While the attorney for Bakersfield said the fight is for residents the North Kern Water District manager said the law is clear and running it down Bakersfield is not viable.
“That water for many years, decades now has been used to irrigate farmland, helps support our economy, drinking water. Supports local business,” said David Hampton general manager, North Kern Water Storage District.
As part of their fight for water rights, North Kern Water Storage District created a new group called the Sustainable Kern River Coalition made up of seven other entities.
“It is an organization that provides a platform for Kern River water users to come together and work through any differences and collaborate on finding win-win solutions,” said Hampton.
However, the City of Bakersfield said the solution would be to share the water and argue the north water district is not on board with that plan.
“The water in the river is still available for these corporations, it just cost them a little bit more money to pump it out. So, this is not about sustainable, it is not about the environment, it is about money,” said Pearce.
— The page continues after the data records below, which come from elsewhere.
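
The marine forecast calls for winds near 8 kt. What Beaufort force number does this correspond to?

Beaufort force 3

8 kt lies in the Beaufort 3 band (gentle breeze, 7–10 kt).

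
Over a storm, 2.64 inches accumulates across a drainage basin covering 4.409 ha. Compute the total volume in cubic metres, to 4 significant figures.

Depth: 2.64 in × 25.4 = 67.056 mm.
Area: 4.409 ha = 44090 m².
1 mm over 1 m² is 1 L, so volume = 67.056 × 44090 = 2956499 L = 2956 m³.

2956 cubic metres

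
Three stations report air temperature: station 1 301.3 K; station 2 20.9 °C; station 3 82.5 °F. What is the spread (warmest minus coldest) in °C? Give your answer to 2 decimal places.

7.25 °C

station 1: 301.3 K = 28.150 °C.
station 3: 82.5 °F = 28.056 °C.
Spread: 28.150 − 20.900 = 7.250 °C.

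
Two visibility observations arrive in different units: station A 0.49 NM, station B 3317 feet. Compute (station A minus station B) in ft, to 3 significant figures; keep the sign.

station A: 0.49 nmi = 2977.30 ft.
Difference: 2977.30 − 3317.00 = -340 ft.

-340 ft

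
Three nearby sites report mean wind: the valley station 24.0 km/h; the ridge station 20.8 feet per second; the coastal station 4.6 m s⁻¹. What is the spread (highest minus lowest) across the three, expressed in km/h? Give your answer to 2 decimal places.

the ridge station: 20.8 ft/s = 22.8234 km/h.
the coastal station: 4.6 m/s = 16.5600 km/h.
Spread: 24.0000 − 16.5600 = 7.44 km/h.

7.44 km/h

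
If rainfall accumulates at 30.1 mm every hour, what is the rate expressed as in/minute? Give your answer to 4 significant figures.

0.01975 in/minute

30.1 mm/hour × 0.0393701 in/mm × 0.0166667 hour/minute = 0.01975 in/minute.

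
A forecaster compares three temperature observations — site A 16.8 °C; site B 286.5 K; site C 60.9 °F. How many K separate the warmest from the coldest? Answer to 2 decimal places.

site B: 286.5 K = 13.350 °C.
site C: 60.9 °F = 16.056 °C.
Spread: 16.800 − 13.350 = 3.450 °C.

3.45 K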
But, Gabriel Gonzalez, the manager for the City of Shafter and city representative in the Sustainable Kern River Coalition argues it is about much more than money. He says he has seen this issue take the jobs of many farm workers in other areas of the Central Valley and does not want that to happen here.
"If farmers aren’t able to support their crops and their fields with sufficient water, then that means that our residents within our community will have a difficult time being employed locally. That would require them to have to commute to outside the area, whether that is Arvin, Tulare County or Fresno County to look for the jobs," said Gabriel Gonzalez, Shafter City Manager
Meanwhile, the City of Bakersfield argues that if the North Kern Water Storage District does keep the water, it will only benefits the large companies that have farmland in that area.
"The water issue is economic and it impacts these corporations economically and they want to get the water for free or at minimal unrealistic costs. It just cost them a little more money to pump the water that is all it is, everybody can still have jobs, there will still be plenty of jobs plenty of agriculture. It is just going to cut a little into the profits of these private corporations," said Pearce
The state says they expect the case to go well into 2022.